Shown in Comparative Example 3 In the same manner as in Example 1 except that polyoxyethylene nonylphenyl ether was not used and only 1 part of the polypolyurea-urethane compound was added to the aqueous dispersion of the vinyl chloride polymer. went. The results are shown in Table 1. The polyurea-urethane compound was not sufficiently dispersed in the aqueous dispersion. [Table 1]

Claims (1)

Claims: 1. A vinyl chloride resin composition for a paste, which comprises 0.5 to 2 parts by weight of a polyurea-urethane compound per 100 parts by weight of a vinyl chloride polymer. 2. The vinyl chloride resin composition for paste according to claim 1, wherein the polyurea-urethane compound is a compound represented by the following [Chemical formula 1]. Embedded image (R—O—CO—NH—R ¹ —NH—CO—NH
-) ₂ R ^{2 In the} formula, R is a group represented by the following [Chemical formula 2] or [Chemical formula 3]. Embedded image C _n H _{2n + 1} (where n is an integer of 4 to 22) embedded image C _m H _{2m + 1} (C _p H _2p O) _r (where m is an integer of 1 to 18) , P is an integer of 2 to 4, r is 1
It is an integer of -10. In the formula, R ¹ is any of the groups represented by the following [External 1]. [Outside 1] In the formula, R ² is any of the groups represented by the following [External 2]. [Outside 2] 3. A method for producing a fine powdery polymer by spray-drying an aqueous dispersion of a vinyl chloride polymer obtained by emulsion polymerization or microsuspension polymerization of a vinyl chloride-based monomer. In 0.5 to 2 parts by weight of a polyurea-urethane compound and 0.5 to 100 parts by weight of a liquid surfactant per 100 parts by weight of the vinyl chloride polymer in the aqueous dispersion before spray drying.

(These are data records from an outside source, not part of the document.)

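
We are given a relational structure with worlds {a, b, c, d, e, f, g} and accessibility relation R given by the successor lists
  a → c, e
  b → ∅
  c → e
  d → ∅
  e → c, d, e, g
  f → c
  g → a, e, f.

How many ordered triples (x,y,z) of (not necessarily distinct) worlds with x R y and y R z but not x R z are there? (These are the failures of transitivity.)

Enumerating: (a,e,d), (a,e,g), (c,e,c), (c,e,d), (c,e,g), (e,g,a), (e,g,f), (f,c,e), (g,a,c), (g,e,c), (g,e,d), (g,e,g), (g,f,c).

13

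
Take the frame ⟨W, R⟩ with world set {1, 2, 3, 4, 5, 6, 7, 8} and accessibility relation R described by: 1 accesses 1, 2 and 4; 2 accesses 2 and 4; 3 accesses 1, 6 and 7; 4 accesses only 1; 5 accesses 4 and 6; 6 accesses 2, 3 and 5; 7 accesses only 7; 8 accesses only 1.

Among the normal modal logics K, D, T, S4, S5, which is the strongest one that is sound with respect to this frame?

D

Serial (axiom D): yes — every world has a successor (e.g. 1 R 1).
Reflexive (axiom T): no — 3 is not related to itself.
Transitive (axiom 4): no — 2 R 4 and 4 R 1, but not 2 R 1.
Euclidean (axiom 5): no — 1 R 4 and 1 R 2, but not 4 R 2.
So F validates K, D; T would additionally require R to be reflexive. The strongest is D.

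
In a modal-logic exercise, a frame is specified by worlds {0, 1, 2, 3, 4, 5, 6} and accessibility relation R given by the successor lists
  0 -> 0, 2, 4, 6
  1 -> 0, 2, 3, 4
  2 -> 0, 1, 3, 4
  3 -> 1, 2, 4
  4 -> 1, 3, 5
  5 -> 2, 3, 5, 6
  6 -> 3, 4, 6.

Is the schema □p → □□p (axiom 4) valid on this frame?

No

Axiom 4 corresponds to the accessibility relation being transitive.
Transitive: no — 0 R 2 and 2 R 1, but not 0 R 1.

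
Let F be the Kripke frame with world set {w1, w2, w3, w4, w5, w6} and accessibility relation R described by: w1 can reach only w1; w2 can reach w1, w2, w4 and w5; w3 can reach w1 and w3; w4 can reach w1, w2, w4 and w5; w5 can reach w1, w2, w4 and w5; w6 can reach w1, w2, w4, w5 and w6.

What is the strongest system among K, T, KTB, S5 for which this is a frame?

T

Reflexive (axiom T): yes — every world is R-related to itself.
Symmetric (axiom B): no — w2 R w1 but not w1 R w2.
Euclidean (axiom 5): no — w2 R w1 and w2 R w4, but not w1 R w4.
So F validates K, T; KTB would additionally require R to be symmetric. The strongest is T.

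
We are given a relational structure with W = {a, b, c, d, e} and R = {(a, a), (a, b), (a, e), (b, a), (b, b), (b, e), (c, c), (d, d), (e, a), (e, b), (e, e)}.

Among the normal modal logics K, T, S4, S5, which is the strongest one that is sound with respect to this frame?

Reflexive (axiom T): yes — every world is R-related to itself.
Transitive (axiom 4): yes — every two-step R-path is closed by a direct edge.
Euclidean (axiom 5): yes — any two successors of a common world are R-related.
So F validates K, T, S4, S5. The strongest is S5.

S5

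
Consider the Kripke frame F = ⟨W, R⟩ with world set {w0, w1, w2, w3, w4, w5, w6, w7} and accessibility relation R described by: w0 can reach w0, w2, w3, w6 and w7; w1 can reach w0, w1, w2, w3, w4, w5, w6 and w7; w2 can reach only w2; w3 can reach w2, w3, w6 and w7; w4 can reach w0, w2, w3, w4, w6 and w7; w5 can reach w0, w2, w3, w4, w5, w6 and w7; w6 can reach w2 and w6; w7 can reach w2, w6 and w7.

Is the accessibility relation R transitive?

Yes

Transitive: yes — every two-step R-path is closed by a direct edge.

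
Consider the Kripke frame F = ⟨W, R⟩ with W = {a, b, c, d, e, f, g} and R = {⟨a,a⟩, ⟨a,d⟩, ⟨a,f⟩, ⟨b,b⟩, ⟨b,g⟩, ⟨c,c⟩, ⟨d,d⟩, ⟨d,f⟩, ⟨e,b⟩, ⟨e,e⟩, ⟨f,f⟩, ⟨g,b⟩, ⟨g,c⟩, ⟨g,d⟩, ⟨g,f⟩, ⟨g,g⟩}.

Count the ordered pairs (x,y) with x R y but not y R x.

7

Enumerating: (a,d), (a,f), (d,f), (e,b), (g,c), (g,d), (g,f).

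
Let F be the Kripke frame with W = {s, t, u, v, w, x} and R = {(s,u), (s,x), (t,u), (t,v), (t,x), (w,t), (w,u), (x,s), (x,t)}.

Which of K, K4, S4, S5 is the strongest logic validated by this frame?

K

Transitive (axiom 4): no — s R x and x R t, but not s R t.
Reflexive (axiom T): no — s is not related to itself.
Euclidean (axiom 5): no — s R u and s R x, but not u R x.
So F validates K; K4 would additionally require R to be transitive. The strongest is K.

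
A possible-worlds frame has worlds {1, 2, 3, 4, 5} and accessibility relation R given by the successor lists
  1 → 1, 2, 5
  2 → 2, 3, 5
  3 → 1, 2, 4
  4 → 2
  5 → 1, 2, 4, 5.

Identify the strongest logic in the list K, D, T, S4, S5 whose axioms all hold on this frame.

D

Serial (axiom D): yes — every world has a successor (e.g. 1 R 1).
Reflexive (axiom T): no — 3 is not related to itself.
Transitive (axiom 4): no — 1 R 2 and 2 R 3, but not 1 R 3.
Euclidean (axiom 5): no — 2 R 3 and 2 R 5, but not 3 R 5.
So F validates K, D; T would additionally require R to be reflexive. The strongest is D.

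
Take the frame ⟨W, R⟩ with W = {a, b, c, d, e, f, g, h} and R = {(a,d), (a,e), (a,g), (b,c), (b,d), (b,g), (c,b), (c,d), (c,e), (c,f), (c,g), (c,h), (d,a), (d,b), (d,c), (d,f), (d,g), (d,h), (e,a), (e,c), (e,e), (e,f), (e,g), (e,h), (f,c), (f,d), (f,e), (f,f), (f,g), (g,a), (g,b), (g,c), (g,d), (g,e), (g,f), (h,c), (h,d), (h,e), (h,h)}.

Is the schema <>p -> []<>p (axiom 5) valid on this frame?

No

Axiom 5 corresponds to the accessibility relation being Euclidean.
Euclidean: no — a R d and a R e, but not d R e.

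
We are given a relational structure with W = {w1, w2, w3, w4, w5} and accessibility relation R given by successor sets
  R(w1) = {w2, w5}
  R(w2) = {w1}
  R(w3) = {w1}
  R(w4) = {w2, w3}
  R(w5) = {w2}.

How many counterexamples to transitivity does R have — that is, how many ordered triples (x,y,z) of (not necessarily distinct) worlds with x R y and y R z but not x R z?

8

Enumerating: (w1,w2,w1), (w2,w1,w2), (w2,w1,w5), (w3,w1,w2), (w3,w1,w5), (w4,w2,w1), (w4,w3,w1), (w5,w2,w1).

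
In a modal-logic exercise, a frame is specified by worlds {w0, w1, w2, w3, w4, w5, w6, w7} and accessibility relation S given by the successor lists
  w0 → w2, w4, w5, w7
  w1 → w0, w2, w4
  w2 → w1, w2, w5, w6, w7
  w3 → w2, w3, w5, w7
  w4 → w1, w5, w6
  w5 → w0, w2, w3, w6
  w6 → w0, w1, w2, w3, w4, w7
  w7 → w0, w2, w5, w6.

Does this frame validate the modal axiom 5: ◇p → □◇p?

The schema 5 characterises exactly the Euclidean frames.
Euclidean: no — w0 S w2 and w0 S w4, but not w2 S w4.

No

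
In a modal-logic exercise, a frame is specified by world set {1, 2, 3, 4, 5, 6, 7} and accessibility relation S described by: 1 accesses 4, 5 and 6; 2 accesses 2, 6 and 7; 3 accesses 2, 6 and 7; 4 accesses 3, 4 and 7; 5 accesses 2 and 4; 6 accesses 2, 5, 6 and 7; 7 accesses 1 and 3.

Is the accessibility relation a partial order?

No

Reflexive: no — 1 is not related to itself.
Transitive: no — 1 S 4 and 4 S 3, but not 1 S 3.
Antisymmetric: no — 2 S 6 and 6 S 2 with 2 ≠ 6.
So S is not a partial order.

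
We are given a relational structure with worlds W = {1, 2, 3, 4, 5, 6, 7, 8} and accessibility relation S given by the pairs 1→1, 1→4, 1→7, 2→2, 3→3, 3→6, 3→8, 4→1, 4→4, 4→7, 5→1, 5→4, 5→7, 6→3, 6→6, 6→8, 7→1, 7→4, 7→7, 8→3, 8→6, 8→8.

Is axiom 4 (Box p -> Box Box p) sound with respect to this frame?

Yes

Axiom 4 corresponds to the accessibility relation being transitive.
Transitive: yes — every two-step S-path is closed by a direct edge.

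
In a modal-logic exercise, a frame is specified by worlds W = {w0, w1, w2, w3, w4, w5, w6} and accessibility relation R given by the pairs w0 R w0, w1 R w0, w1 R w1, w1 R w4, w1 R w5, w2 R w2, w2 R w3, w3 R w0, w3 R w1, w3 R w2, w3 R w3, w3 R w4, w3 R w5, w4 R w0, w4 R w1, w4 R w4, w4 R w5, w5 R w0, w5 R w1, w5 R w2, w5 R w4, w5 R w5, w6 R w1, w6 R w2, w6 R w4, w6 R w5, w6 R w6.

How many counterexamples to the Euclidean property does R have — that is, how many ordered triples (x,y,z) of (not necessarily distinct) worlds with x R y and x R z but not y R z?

39

Enumerating: (w1,w0,w1), (w1,w0,w4), (w1,w0,w5), (w3,w0,w1), (w3,w0,w2), (w3,w0,w3), (w3,w0,w4), (w3,w0,w5), (w3,w1,w2), (w3,w1,w3), (w3,w2,w0), (w3,w2,w1), … and 27 more.
Total: 39.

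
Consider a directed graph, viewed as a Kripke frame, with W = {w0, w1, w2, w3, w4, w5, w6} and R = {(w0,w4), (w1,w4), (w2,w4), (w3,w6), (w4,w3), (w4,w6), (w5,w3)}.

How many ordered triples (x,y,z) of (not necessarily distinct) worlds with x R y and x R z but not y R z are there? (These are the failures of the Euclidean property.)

Enumerating: (w0,w4,w4), (w1,w4,w4), (w2,w4,w4), (w3,w6,w6), (w4,w3,w3), (w4,w6,w3), (w4,w6,w6), (w5,w3,w3).

8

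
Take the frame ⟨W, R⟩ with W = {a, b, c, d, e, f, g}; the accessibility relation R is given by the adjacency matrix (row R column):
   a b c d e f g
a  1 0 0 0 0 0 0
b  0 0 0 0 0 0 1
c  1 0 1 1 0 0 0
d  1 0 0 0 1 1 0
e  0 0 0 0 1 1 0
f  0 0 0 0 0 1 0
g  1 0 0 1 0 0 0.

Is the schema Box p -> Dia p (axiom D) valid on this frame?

Axiom D corresponds to the accessibility relation being serial.
Serial: yes — every world has a successor (e.g. a R a).

Yes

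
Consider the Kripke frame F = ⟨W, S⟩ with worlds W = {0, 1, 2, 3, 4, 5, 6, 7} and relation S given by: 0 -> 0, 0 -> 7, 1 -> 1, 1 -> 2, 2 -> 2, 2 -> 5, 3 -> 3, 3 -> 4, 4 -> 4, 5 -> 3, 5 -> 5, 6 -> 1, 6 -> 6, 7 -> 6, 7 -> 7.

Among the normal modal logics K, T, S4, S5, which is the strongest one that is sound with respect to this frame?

T

Reflexive (axiom T): yes — every world is S-related to itself.
Transitive (axiom 4): no — 0 S 7 and 7 S 6, but not 0 S 6.
Euclidean (axiom 5): no — 0 S 7 and 0 S 0, but not 7 S 0.
So F validates K, T; S4 would additionally require S to be transitive. The strongest is T.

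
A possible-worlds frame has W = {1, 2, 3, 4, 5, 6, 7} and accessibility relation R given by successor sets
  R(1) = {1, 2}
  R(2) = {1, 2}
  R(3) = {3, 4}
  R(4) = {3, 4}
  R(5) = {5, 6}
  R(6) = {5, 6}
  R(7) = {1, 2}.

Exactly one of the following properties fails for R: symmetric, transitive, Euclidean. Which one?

Symmetric: no — 7 R 1 but not 1 R 7.
Transitive: yes — every two-step R-path is closed by a direct edge.
Euclidean: yes — any two successors of a common world are R-related.
Only symmetric fails.

symmetric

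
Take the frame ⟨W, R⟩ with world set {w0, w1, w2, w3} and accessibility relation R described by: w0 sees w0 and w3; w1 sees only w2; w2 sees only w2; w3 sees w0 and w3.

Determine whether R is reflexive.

Reflexive: no — w1 is not related to itself.

No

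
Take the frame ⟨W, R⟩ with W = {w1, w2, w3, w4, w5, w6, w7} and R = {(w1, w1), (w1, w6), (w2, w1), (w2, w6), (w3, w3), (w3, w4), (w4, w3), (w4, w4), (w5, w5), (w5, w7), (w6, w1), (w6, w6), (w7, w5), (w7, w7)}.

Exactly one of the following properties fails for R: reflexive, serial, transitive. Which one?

reflexive

Reflexive: no — w2 is not related to itself.
Serial: yes — every world has a successor (e.g. w1 R w1).
Transitive: yes — every two-step R-path is closed by a direct edge.
Only reflexive fails.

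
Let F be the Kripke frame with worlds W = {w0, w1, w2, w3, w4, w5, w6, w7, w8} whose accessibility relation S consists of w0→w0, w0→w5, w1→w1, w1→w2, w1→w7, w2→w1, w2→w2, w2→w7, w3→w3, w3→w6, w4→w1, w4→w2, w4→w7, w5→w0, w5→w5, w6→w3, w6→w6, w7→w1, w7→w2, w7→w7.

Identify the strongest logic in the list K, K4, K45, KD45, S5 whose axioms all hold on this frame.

Transitive (axiom 4): yes — every two-step S-path is closed by a direct edge.
Euclidean (axiom 5): yes — any two successors of a common world are S-related.
Serial (axiom D): no — w8 has no S-successor.
Reflexive (axiom T): no — w4 is not related to itself.
So F validates K, K4, K45; KD45 would additionally require S to be serial. The strongest is K45.

K45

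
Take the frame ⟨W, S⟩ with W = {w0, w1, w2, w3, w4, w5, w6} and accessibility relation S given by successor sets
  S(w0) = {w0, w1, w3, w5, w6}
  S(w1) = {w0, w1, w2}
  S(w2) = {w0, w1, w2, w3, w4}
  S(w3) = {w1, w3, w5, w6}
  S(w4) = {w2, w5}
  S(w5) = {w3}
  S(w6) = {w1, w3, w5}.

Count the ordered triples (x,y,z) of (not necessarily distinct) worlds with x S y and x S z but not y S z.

Enumerating: (w0,w1,w3), (w0,w1,w5), (w0,w1,w6), (w0,w3,w0), (w0,w5,w0), (w0,w5,w1), (w0,w5,w5), (w0,w5,w6), (w0,w6,w0), (w0,w6,w6), (w1,w0,w2), (w2,w0,w2), … and 24 more.
Total: 36.

36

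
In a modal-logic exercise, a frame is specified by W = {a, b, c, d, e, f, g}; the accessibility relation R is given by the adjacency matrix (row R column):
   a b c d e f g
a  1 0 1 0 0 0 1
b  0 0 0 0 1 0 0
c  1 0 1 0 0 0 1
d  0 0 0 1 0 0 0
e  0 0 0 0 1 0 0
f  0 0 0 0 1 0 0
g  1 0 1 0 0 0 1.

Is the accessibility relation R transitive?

Transitive: yes — every two-step R-path is closed by a direct edge.

Yes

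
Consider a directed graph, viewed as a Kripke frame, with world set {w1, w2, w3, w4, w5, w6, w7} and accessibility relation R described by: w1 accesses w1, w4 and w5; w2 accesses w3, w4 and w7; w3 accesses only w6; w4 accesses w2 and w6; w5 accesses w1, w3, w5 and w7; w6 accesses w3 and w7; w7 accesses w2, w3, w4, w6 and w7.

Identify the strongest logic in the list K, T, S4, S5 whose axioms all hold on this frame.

Reflexive (axiom T): no — w2 is not related to itself.
Transitive (axiom 4): no — w1 R w4 and w4 R w2, but not w1 R w2.
Euclidean (axiom 5): no — w1 R w4 and w1 R w5, but not w4 R w5.
So F validates K; T would additionally require R to be reflexive. The strongest is K.

K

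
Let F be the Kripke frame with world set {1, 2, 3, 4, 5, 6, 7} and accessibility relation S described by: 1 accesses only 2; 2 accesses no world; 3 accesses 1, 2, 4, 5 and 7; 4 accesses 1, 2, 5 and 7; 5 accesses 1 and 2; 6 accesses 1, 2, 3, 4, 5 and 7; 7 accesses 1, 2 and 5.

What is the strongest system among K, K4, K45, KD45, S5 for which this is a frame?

K4

Transitive (axiom 4): yes — every two-step S-path is closed by a direct edge.
Euclidean (axiom 5): no — 3 S 1 and 3 S 4, but not 1 S 4.
Serial (axiom D): no — 2 has no S-successor.
Reflexive (axiom T): no — 1 is not related to itself.
So F validates K, K4; K45 would additionally require S to be Euclidean. The strongest is K4.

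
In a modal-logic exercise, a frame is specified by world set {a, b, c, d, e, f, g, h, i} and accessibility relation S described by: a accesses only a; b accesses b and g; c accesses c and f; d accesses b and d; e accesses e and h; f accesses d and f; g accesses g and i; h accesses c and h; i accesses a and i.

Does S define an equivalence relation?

Reflexive: yes — every world is S-related to itself.
Symmetric: no — b S g but not g S b.
Transitive: no — b S g and g S i, but not b S i.
So S is not an equivalence relation.

No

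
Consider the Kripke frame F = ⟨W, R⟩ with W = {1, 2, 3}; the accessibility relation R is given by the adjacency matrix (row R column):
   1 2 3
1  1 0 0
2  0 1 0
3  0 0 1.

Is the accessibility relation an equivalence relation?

Yes

Reflexive: yes — every world is R-related to itself.
Symmetric: yes — every pair in R has its reverse in R.
Transitive: yes — every two-step R-path is closed by a direct edge.
So R is an equivalence relation.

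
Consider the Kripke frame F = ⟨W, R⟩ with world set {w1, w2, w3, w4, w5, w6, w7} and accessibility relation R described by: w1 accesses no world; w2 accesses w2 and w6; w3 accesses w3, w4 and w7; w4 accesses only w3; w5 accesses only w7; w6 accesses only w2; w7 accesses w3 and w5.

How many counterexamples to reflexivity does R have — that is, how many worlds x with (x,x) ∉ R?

5

Enumerating: w1, w4, w5, w6, w7.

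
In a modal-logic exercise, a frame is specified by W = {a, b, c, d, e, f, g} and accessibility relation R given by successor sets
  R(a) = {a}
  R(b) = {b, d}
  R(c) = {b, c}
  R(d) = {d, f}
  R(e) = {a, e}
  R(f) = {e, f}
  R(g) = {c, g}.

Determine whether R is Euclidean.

Euclidean: no — b R d and b R b, but not d R b.

No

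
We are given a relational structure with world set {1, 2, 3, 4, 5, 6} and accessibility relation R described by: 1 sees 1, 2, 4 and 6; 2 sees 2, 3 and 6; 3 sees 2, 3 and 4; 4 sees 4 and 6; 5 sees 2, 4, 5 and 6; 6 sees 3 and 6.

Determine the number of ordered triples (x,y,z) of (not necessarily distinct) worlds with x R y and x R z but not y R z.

Enumerating: (1,2,1), (1,2,4), (1,4,1), (1,4,2), (1,6,1), (1,6,2), (1,6,4), (2,3,6), (2,6,2), (3,2,4), (3,4,2), (3,4,3), … and 9 more.
Total: 21.

21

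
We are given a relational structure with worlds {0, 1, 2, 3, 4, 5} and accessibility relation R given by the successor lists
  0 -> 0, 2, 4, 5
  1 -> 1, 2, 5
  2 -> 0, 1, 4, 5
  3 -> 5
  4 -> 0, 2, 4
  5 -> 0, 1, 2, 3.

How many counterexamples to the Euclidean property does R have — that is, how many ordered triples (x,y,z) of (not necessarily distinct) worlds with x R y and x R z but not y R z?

25

Enumerating: (0,2,2), (0,4,5), (0,5,4), (0,5,5), (1,2,2), (1,5,5), (2,0,1), (2,1,0), (2,1,4), (2,4,1), (2,4,5), (2,5,4), … and 13 more.
Total: 25.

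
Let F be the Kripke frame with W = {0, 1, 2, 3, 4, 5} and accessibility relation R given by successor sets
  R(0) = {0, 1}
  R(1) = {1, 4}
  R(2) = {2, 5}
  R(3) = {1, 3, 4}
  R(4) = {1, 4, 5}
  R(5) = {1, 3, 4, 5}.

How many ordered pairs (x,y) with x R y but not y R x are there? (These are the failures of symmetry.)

6

Enumerating: (0,1), (2,5), (3,1), (3,4), (5,1), (5,3).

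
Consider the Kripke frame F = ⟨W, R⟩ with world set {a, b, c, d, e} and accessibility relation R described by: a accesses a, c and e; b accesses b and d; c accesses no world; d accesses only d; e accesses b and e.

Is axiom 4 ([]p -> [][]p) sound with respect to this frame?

No

By correspondence theory, 4 is valid on a frame iff R is transitive.
Transitive: no — a R e and e R b, but not a R b.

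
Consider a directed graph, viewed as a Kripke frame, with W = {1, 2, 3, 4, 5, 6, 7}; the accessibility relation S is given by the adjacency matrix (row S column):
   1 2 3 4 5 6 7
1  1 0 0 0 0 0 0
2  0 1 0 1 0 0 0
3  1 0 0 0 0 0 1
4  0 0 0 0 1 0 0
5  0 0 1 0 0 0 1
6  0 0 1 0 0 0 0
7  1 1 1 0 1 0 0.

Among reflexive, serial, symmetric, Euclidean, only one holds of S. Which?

serial

Reflexive: no — 3 is not related to itself.
Serial: yes — every world has a successor (e.g. 1 S 1).
Symmetric: no — 2 S 4 but not 4 S 2.
Euclidean: no — 3 S 1 and 3 S 7, but not 1 S 7.
Only serial holds.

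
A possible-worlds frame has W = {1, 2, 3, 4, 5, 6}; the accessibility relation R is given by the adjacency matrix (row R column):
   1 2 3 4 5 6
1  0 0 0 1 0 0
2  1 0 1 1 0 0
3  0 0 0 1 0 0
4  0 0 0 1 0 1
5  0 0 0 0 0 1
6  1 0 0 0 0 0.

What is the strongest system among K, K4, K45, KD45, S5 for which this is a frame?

Transitive (axiom 4): no — 1 R 4 and 4 R 6, but not 1 R 6.
Euclidean (axiom 5): no — 2 R 1 and 2 R 3, but not 1 R 3.
Serial (axiom D): yes — every world has a successor (e.g. 1 R 4).
Reflexive (axiom T): no — 1 is not related to itself.
So F validates K; K4 would additionally require R to be transitive. The strongest is K.

K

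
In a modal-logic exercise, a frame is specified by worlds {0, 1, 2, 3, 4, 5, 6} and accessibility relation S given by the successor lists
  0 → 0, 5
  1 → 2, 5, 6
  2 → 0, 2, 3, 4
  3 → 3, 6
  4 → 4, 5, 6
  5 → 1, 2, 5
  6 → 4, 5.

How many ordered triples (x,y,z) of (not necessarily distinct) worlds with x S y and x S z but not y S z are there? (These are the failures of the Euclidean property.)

24

Enumerating: (0,5,0), (1,2,5), (1,2,6), (1,5,6), (1,6,2), (1,6,6), (2,0,2), (2,0,3), (2,0,4), (2,3,0), (2,3,2), (2,3,4), … and 12 more.
Total: 24.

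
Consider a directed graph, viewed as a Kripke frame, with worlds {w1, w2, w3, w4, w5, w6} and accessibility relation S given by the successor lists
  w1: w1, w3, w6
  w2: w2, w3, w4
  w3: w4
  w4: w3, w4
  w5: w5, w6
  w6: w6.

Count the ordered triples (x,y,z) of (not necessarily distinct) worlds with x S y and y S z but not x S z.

2

Enumerating: (w1,w3,w4), (w3,w4,w3).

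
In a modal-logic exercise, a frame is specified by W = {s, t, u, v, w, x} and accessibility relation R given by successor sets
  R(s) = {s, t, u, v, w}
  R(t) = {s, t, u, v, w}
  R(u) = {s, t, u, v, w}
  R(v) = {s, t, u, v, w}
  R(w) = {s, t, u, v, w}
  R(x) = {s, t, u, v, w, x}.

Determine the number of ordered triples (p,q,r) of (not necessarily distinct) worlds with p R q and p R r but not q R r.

5

Enumerating: (x,s,x), (x,t,x), (x,u,x), (x,v,x), (x,w,x).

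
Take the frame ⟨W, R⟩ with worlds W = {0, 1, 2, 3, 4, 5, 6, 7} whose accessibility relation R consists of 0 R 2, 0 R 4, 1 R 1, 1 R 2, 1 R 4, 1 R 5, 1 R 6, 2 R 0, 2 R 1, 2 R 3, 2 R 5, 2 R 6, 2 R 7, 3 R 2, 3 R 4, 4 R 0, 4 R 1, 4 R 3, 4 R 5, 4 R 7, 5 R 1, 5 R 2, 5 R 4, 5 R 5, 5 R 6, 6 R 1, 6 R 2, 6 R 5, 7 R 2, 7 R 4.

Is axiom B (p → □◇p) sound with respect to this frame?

Axiom B corresponds to the accessibility relation being symmetric.
Symmetric: yes — every pair in R has its reverse in R.

Yes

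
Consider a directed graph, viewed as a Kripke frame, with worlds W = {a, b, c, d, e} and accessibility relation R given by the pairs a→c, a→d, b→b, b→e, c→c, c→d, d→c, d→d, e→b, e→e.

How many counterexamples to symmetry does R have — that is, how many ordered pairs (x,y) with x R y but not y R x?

Enumerating: (a,c), (a,d).

2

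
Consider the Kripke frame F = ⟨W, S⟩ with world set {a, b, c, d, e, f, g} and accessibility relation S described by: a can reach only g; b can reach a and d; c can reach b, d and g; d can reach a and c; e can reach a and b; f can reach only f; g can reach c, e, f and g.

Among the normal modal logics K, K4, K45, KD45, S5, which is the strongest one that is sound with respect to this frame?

Transitive (axiom 4): no — a S g and g S c, but not a S c.
Euclidean (axiom 5): no — b S a and b S d, but not a S d.
Serial (axiom D): yes — every world has a successor (e.g. a S g).
Reflexive (axiom T): no — a is not related to itself.
So F validates K; K4 would additionally require S to be transitive. The strongest is K.

K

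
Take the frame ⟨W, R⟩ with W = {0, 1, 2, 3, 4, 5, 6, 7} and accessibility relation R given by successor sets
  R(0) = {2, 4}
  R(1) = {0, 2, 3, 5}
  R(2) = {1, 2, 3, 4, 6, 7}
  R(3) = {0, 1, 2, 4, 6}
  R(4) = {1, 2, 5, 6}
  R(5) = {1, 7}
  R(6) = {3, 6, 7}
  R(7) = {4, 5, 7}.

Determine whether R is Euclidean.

No

Euclidean: no — 1 R 0 and 1 R 3, but not 0 R 3.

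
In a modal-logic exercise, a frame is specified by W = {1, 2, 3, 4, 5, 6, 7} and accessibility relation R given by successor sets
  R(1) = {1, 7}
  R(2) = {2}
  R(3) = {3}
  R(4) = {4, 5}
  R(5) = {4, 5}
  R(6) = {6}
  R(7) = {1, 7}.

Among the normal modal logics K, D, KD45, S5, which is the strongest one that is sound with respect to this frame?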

The method for producing a vinyl chloride resin composition for a paste according to claim 1, wherein a mixture with 10 parts by weight is added and mixed. 4. The method for producing a vinyl chloride resin composition for a paste according to claim 3, wherein the polyurea-urethane compound is a compound represented by the following [Chemical formula 4]. Embedded image (R—O—CO—NH—R ¹ —NH—CO—NH
-) ₂ R ^{2 In the} formula, R is a group represented by the following [Chemical formula 5] or [Chemical formula 6]. Embedded image C _n H _{2n + 1} − (where n is an integer of 4 to 22) embedded image C _m H _{2m + 1} (C _p H _2p O) _r − (where m is 1 to 18) Is an integer, p is an integer of 2 to 4, r is 1
It is an integer of -10. In the formula, R ¹ is any of the groups represented by the following [External 3]. [Outside 3] In the formula, R ² is any of the groups represented by the following [External 4]. [Outside 4] 5. A liquid surfactant having an HLB value of 9.5.
It is -19, The manufacturing method of the vinyl chloride resin composition for pastes of Claim 3 characterized by the above-mentioned.